Merry Christmas in Heaven, Dad-o

RedState author Stacey Matthews' (Sister Toldjah) father Jack Matthews. (Credit: The Matthews family)

Dear dad-o,

I knew that between the two big holidays of the year that Christmas would be the hardest for me.

Though memories of family traditions you’d created for Thanksgiving over the years, like making your world-famous giblet gravy or sitting outside in the cold and bundled up while deep frying 10 lb. turkeys for your daughters, came to mind in November, it has been the December memories of Christmas seasons gone by that have had me reaching for the Kleenex tissues from time to time.


A few weeks after the Lord called you home in June, mom and I talked about how hard it was in many ways to move on from losing you. But we told each other that once we made it through all the “firsts” – the first Thanksgiving and Christmas, the first birthday, the first anniversary of having to say goodbye – it would be “easier” to settle into those “new normals” people have to do when a loved one passes away.

But before that happens, I just wanted you to know that we’ve had to make more adjustments in our lives over the last six months than we’d planned on.

That persistent health issue mom had while you were still with us finally got diagnosed in October. It was colon cancer.

But please don’t worry.
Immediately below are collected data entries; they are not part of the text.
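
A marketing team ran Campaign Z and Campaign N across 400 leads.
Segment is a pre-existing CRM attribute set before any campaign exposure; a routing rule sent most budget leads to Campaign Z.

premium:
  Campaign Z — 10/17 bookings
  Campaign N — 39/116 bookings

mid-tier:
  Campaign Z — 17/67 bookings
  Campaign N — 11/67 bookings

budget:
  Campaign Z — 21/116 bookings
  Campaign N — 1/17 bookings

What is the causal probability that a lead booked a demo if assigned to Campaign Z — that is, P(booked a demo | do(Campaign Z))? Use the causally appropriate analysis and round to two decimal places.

0.34

Customer segment is set before the campaign has any effect — it is not caused by the campaign — and it independently drives the outcome. That makes it a confounder, so the causal comparison is within customer segment levels.
Standardising Campaign Z to the population customer segment mix: 0.333·10/17 + 0.335·17/67 + 0.333·21/116 = 0.341.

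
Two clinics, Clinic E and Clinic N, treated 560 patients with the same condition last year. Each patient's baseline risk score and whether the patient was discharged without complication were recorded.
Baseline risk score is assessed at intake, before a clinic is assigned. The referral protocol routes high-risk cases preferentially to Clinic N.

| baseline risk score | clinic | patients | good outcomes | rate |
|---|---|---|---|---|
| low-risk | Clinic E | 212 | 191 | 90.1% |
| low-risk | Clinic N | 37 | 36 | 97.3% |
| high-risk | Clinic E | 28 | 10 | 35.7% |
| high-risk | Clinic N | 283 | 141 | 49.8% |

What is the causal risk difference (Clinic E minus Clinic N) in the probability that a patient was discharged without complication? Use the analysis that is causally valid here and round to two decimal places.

Nothing the clinic does changes baseline risk score; the imbalance is an allocation artefact. With baseline risk score also predicting the outcome, the pooled figure is confounded, and the within-stratum comparison is the causal one.
Adjusting over the population distribution of baseline risk score: 0.445·(0.901−0.973) + 0.555·(0.357−0.498) = -0.110.

-0.11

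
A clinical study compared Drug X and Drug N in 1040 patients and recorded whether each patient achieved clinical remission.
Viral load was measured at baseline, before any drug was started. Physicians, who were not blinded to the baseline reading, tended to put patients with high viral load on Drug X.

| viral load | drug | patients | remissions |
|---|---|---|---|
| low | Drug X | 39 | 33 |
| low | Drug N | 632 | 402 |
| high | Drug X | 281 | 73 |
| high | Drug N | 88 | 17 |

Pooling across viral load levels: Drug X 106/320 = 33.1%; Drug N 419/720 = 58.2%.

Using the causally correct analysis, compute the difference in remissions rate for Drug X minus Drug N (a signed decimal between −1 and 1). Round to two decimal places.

+0.16

The viral load-specific comparison favours Drug X throughout, but the pooled figures favour Drug N. The question is whether to condition on viral load.
Here viral load is a common cause — it drives both which drug a case falls under and the outcome. The crude comparison mixes populations; the stratum-specific rates are the causally relevant ones.
Adjusting over the population distribution of viral load: 0.645·(0.846−0.636) + 0.355·(0.260−0.193) = +0.159.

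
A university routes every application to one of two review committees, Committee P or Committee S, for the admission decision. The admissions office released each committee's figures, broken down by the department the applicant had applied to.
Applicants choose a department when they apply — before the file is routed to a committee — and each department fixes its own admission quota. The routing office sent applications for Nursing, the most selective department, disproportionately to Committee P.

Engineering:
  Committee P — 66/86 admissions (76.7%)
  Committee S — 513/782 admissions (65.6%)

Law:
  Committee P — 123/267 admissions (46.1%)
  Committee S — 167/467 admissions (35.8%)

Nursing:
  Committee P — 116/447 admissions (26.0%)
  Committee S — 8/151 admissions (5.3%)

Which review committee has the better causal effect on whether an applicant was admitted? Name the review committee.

Committee P

Committee P is higher inside every department stratum but Committee S is higher in aggregate. Whether to stratify depends on how department relates to the review committee.
Department differs across review committees for reasons unrelated to any effect of the review committee itself, and it separately predicts the outcome — a classic confounder. We must compare within department levels.
Within each level — Engineering: 76.7% vs 65.6%; Law: 46.1% vs 35.8%; Nursing: 26.0% vs 5.3% — Committee P is higher every time.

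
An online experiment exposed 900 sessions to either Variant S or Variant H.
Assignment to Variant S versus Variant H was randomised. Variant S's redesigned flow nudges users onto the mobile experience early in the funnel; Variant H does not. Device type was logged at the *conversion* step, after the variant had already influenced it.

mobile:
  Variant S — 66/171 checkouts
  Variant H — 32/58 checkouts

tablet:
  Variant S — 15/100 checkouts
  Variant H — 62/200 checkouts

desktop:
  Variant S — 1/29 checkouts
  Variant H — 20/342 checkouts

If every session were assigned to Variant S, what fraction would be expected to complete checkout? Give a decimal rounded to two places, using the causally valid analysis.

0.27

Variant H is higher inside every device type stratum but Variant S is higher in aggregate. Whether to stratify depends on how device type relates to the variant.
Device type here is a post-treatment variable shaped by the variant; conditioning on it would introduce bias rather than remove it. The overall comparison is the causal one.
So P(outcome | do(Variant S)) is just the pooled rate for Variant S: 82/300 = 0.273.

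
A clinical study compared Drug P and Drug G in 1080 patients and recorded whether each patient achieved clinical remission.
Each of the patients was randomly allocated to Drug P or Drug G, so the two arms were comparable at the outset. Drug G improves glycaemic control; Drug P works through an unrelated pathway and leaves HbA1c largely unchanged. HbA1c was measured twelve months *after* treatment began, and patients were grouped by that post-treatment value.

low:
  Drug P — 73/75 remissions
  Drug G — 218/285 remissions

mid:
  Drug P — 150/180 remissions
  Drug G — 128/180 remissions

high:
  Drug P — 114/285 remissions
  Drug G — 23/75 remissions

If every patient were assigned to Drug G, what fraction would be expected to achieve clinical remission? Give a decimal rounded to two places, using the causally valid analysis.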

As you know, Mom is strong and is a fighter, and she has three daughters who would move heaven and earth if they could to help her get better.

Back in April during one of your last hospital visits, you told me “take care of your mama, because she needs it more than I do.” You had no way of knowing then what was wrong with her healthwise, but you wanted to make sure that no one lost sight of mom’s needs in the mad dash to make sure yours were being taken care of.

I am indeed taking care of mom – and she is of course doing the same with me, but she has also had a fantastic medical team through this so far, from her surgical oncologist to her medical oncologist as well as the nurses, CNAs, and administrative staff for both doctors. That’s pretty amazing considering the stress and strain the medical community has been through over the last three years to the point it has led to burnout, early retirements, etc.


Needless to say, because of mom’s diagnosis, we’ve been trying to make Christmas as special as we can even though it’s more challenging this year not just because of her doctor appointments and the degree of uncertainty over what’s to come, but also because it just doesn’t feel right doing some things without you being here.

Like you remember how we used to go shopping together this time of year for gifts for mom? I enjoyed those shopping trips with you, the chance to have lunch and some father-daughter time.

And when you couldn’t do that anymore, you would give me ideas for what to get her for you to give to her because you were listening to her when she thought you weren’t and you remembered the things she mentioned in passing that she’d like to have.

I have missed having you try to guess what you would be getting for Christmas, even though you used to love driving mom and me crazy because sometimes you were right on the mark and we had to do our best “you didn’t get that” impression in hopes that it didn’t show on our faces that that’s exactly what you were getting.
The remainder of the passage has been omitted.